It seems this fails because the upstream team has for instance registered:
syntax = “proto3”;
package mic;
option csharp_namespace = “Example.Common”;
enum XYZ {
X = 0;
Y = 1;
}
But when we (Java BI team) put protos to autogen Java classes, we add options:
syntax = “proto3”;
package mic;
option csharp_namespace = “Example.Common”;
option java_package = “com.example.protobuf.common”;
option java_outer_classname = “XyzOuterClass”;
option java_multiple_files = false;
enum XYZ {
X = 0;
Y = 1;
}
In debugging I found that K.S. has then registered such protos, thinking they don’t yet exist.

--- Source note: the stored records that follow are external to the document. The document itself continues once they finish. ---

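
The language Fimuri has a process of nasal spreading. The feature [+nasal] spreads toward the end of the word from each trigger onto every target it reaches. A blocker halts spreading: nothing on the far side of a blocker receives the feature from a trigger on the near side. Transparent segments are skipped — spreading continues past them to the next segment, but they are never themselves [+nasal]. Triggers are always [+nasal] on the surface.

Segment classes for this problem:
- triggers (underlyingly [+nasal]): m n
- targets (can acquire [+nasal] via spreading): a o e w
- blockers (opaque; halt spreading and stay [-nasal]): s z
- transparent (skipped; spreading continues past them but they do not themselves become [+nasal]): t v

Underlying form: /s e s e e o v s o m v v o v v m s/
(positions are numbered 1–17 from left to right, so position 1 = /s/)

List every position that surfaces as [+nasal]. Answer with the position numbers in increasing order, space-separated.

10 13 16

From /m/ at 10 rightward: 11 /v/ transparent; 12 /v/ transparent; 13 /o/ → [+nasal]; 14 /v/ transparent; 15 /v/ transparent; 16 /m/ is itself a trigger — this domain ends here.
From /m/ at 16 rightward: 17 /s/ blocks.
Targets with no active source: positions 2 4 5 6 9 stay [-nasal].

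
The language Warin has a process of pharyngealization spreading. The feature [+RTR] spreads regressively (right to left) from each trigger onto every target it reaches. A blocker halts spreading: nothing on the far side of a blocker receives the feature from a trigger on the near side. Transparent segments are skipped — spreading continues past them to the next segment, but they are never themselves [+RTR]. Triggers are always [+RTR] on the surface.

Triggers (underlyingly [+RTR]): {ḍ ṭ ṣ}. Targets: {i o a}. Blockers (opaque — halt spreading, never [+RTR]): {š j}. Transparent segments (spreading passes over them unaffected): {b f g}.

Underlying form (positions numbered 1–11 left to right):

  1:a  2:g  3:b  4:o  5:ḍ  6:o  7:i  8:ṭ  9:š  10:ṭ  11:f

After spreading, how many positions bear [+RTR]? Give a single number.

From /ḍ/ at 5 leftward: 4 /o/ → [+RTR]; 3 /b/ transparent; 2 /g/ transparent; 1 /a/ → [+RTR]; word edge.
From /ṭ/ at 8 leftward: 7 /i/ → [+RTR]; 6 /o/ → [+RTR]; 5 /ḍ/ is itself a trigger — this domain ends here.
From /ṭ/ at 10 leftward: 9 /š/ blocks.
[+RTR] positions on the surface: 1 4 5 6 7 8 10.

7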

What’s worse, because we lag behind, and they had created a version 2 with:
enum XYZ {
X = 0;
Y = 1;
Z = 2;
}
K.S. has now created a version 3, based on the old one in our project, with:
enum XYZ {
X = 0;
Y = 1;
}
I think this would normally not be possible to do by hand with REST, since it violates schema evolution rules, but K.S. was somehow able.
So that’s my dilemma:
we have to keep: props.put(“auto.register.schemas”, true);
for those places where we want K.S. to register protos for its own autogenerated topics,
but at the same time, we have to get it to find & accept the existing registered protos, and not do that hash based comparison which will always fail.